One winter, with the best of intentions and thinking particularly of our elderly parishioners, our PCC (with the Bishop’s permission) moved the January and February services to the village hall. Once a Baptist chapel, it still has stained glass, a vaulted ceiling and a baptismal bath under the floorboards. While once a week it turns into a Pilates studio, there’s still plenty of atmosphere. But though we tempted people with coffee and croissants, the experiment did not work: the older members of the congregation did not like it and after the first service, stayed away.

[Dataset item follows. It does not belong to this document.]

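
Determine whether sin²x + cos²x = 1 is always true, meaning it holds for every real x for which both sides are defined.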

They made it clear that, no matter how cold our church is, how uncomfortable the pews, and how basic the facilities, they would rather worship in church – and freeze – than take their coat off in the ‘wrong’ place. So it’s all very well for evangelicals to say it doesn’t matter where we worship, or that our funds should be focused on mission not church maintenance. The connection between villagers and their parish church is deep-rooted, and that’s why churchwardens and PCCs devote so much time and effort to keeping the church ‘fit for purpose’. That little rant has little to do with Lent, but much to do with being a Churchwarden!

Tomorrow is the First Sunday in Lent, and today Churchwardens around the country will be consulting their official Yearbook (again) and getting ready to change the green altar frontal to the right colour for Lent which is purple.

I notice the Yearbook instructs ‘Purple or LA’. I had to google LA and discovered it stands for Lenten Array, which apparently is plain and simple unbleached cloth, usually linen. To be honest, that sounds more appropriate and I wonder how that came to go out of style? Our rich and regal purple seems somehow too jolly for the Lenten period of austerity and denial. See you in church?